Volonté populaire irrésistible pour la liberté et l’indépendance

Hommage à Larbi Ben M’hidi

Dans leurs éditions du 1er mars 1957, les journaux colonialistes paraissant à Alger jubilent. Ils publient une information qu’ils décrivent comme étant « d’une portée comparable à la capture de Ben Bella et ses comparses » et parlent d’une « opération contre l’Etat-major du FLN ». Il s’agit de l’arrestation de Mohamed Larbi Ben M’hidi qui a eu lieu quelques jours avant, le samedi 23 février 1957, dans un appartement de l’avenue Claude-Debussy à Alger.
A l’époque, dans ses comptes-rendus sur cette arrestation, la presse coloniale avait laissé entendre que le responsable FLN que les parachutistes pensaient trouver dans cet appartement était Ben Youcef Ben Khedda mais c’est Larbi Ben M’hidi qui s’y trouvait et qui a été arrêté. On connaît sa fameuse réplique à un journaliste français qui croyait l’intimider en lui lançant : «Monsieur Ben M’Hidi, ne trouvez vous pas plutôt lâche d’utiliser les sacs et les couffins de vos femmes pour transporter vos bombes? Ces bombes qui tuent des victimes innocentes ?» Ben M’hidi lui répliqua calmement : «Et vous, ne vous semble t-il pas bien plus lâche de larguer, sur des villages sans défense, vos bombes napalms qui tuent mille fois plus d’innocents ? Évidement avec des avions ç’aurait été beaucoup plus commode pour nous. Donnez nous vos bombardiers, monsieur, et on vous donnera nos couffins !» C’était dans une une conférence de presse animée par le général Massu venu présenter aux journalistes Larbi Ben M’hidi en état d’arrestation.

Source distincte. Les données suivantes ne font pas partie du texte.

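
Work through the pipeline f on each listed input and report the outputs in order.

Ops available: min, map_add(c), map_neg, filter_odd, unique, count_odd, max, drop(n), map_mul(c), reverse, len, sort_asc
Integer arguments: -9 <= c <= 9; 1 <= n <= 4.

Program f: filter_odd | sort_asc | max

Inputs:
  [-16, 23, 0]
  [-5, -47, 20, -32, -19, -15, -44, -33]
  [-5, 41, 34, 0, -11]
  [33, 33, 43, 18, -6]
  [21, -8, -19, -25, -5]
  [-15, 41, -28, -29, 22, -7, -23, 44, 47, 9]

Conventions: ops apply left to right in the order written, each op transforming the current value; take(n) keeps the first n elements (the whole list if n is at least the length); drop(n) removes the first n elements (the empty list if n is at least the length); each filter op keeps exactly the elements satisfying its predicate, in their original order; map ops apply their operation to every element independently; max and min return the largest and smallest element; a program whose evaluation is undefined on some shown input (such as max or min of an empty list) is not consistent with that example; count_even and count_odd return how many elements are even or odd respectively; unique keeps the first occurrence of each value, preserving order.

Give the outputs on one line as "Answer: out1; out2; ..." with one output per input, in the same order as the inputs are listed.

23; -5; 41; 43; 21; 47

Execution, op by op:
  [-16, 23, 0] -> [23] -> [23] -> 23
  [-5, -47, 20, -32, -19, -15, -44, -33] -> [-5, -47, -19, -15, -33] -> [-47, -33, -19, -15, -5] -> -5
  [-5, 41, 34, 0, -11] -> [-5, 41, -11] -> [-11, -5, 41] -> 41
  [33, 33, 43, 18, -6] -> [33, 33, 43] -> [33, 33, 43] -> 43
  [21, -8, -19, -25, -5] -> [21, -19, -25, -5] -> [-25, -19, -5, 21] -> 21
  [-15, 41, -28, -29, 22, -7, -23, 44, 47, 9] -> [-15, 41, -29, -7, -23, 47, 9] -> [-29, -23, -15, -7, 9, 41, 47] -> 47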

Le 6 mars 1957, les journaux colonialistes annoncent le «suicide» de Larbi Ben M’hidi, rapportant les propos du porte-parole de Robert Lacoste qui prétendait que «Ben M’hidi s’est suicidé dans sa cellule en se pendant à l’aide de lambeaux de sa chemise». En fait, au bout de plusieurs séances de torture atroces qui ont duré une dizaine de jours, Larbi Ben M’hidi a été emmené dans une ferme de La Mitidja où il a été assassiné dans la nuit du 3 au 4 mars 1957. En 2007, c’est le général tortionnaire Paul Aussaresses, appelé «commandant O» (à l’époque responsable des services de renseignement à Alger), qui a reconnu ce crime. C’est lui qui a procédé à l’exécution sommaire de Larbi Ben M’hidi. Il en a fait le récit dans un entretien au journal Le Monde. Ben M’hidi n’avait pas parlé sous la torture.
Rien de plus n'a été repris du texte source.